Cespugli, cocomeri e quattro chiacchiere sulla lotta di classe
«Io godo di questa dotta disputa; e ringrazio il bell’accidente che ha dato occasione a una guerra d’ingegni così graziosa».
Mancava solo la voce untuosa del dottor Azzecca-garbugli – tra gli ospiti alla tavola di don Rodrigo, teatro di discussioni fatue, di chiacchiere tanto altisonanti quanto meschine nel loro reale contenuto – all’interno del “dibattito” che ha impreziosito le manovre per formare l’ennesima lista tra i cespugli di sinistra dello schieramento parlamentare borghese. Lorsignori, intenti alla confezione del nuovo accrocco acchiappa voti (almeno sperano), si sono concessi anche qualche battuta sui compiti della lotta di classe e sul capitalismo. D’altronde languire nelle pieghe delle istituzioni borghesi, vivacchiare assecondando tutte le retoriche, tutti gli slogan e le mode di un progressismo interclassista sempre più fiacco e palesemente asservito agli interessi capitalistici “green” ed “equi e solidali”, tirare avanti tra infiniti maneggi nel sottoscala del carrozzone elettorale, tutto questo può intristire. E può talvolta nascere il subitaneo ed effimero bisogno di una boccata d’aria fina, da attingere dalle vette delle grandi categorie del pensiero politico alto. È affare di un istante, ovviamente, e per giunta inevitabilmente contaminato dalle logiche ammorbanti di una prassi politica per cui “lotta di classe” è solo un vezzo intellettuale, se non una formula con cui nei fatti osteggiare e negare la vera lotta di classe del proletariato. Ma può regalare gustosi momenti di una commedia all’italiana dal vero, di una pantomima scadente ma capace di mostrare i tratti ancora embrionali e già avvizziti di operazioni opportunistiche in fieri.
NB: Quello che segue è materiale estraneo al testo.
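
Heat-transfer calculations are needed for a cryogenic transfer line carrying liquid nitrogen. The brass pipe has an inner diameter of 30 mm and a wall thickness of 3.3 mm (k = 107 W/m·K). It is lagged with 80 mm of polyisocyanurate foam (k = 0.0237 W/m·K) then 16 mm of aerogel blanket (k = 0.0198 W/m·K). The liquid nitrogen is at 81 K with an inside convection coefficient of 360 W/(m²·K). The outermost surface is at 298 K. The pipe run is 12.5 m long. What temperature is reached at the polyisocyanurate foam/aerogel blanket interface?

Radial resistances (cylindrical: R_cond = ln(r_o/r_i)/(2πkL), R_conv = 1/(h·2πrL)):
R_inner film = 1/(h_i·2πr₁L) = 1/(360×2π×0.015×12.5) = 0.002358 K/W
R_brass pipe wall = ln(18.3/15)/(2π×107×12.5) = 2.366×10^-5 K/W
R_polyisocyanurate foam = ln(98.3/18.3)/(2π×0.0237×12.5) = 0.9032 K/W
R_aerogel blanket = ln(114.3/98.3)/(2π×0.0198×12.5) = 0.09697 K/W
R_total = 1.003 K/W
Q = ΔT/R_total = 217/1.003
Q = 216 W
T_interface = T_inner + Q·ΣR(inner→interface) = 81 + 216×0.9055

T ≈ 277 K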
Alla citazione attribuita a Chico Mendes sull’ambientalismo che, senza lotta di classe, è solo giardinaggio, Nicola Fratoianni (segretario di Sinistra italiana) ha pensato di rispondere con un suo personale aggiornamento: «La lotta di classe senza ambientalismo rischia di fare qualche danno». Dall’ex ministro Lorenzo Fioramonti giunge addirittura un monito: è ora di smettere «di abbracciarci al capitalismo più scemo» (tralasciando le ragioni di questa protratta corrispondenza d’amorosi sensi, non si può che salutare l’ennesima scoperta di un capitalismo “buono” a cui abbarbicarsi senza pudore).
Su queste dotte dispute aleggia infine l’allegoria, entro cui racchiudere l’identità dei “verdi fuori e rossi dentro”, sintetizzata da Eleonora Evi, co-portavoce nazionale di Europa Verde: «Io mi sento un cocomero» (Domani, 3 luglio).
Non ci rimane che concludere tornando al capolavoro manzoniano e al povero fra Cristoforo, posto di fronte alle miserie della conversazione alla tavola di don Rodrigo.
«Che si poteva mai rispondere a ragionamenti dedotti da una sapienza così antica, e sempre nuova? Niente: e così fece il nostro frate».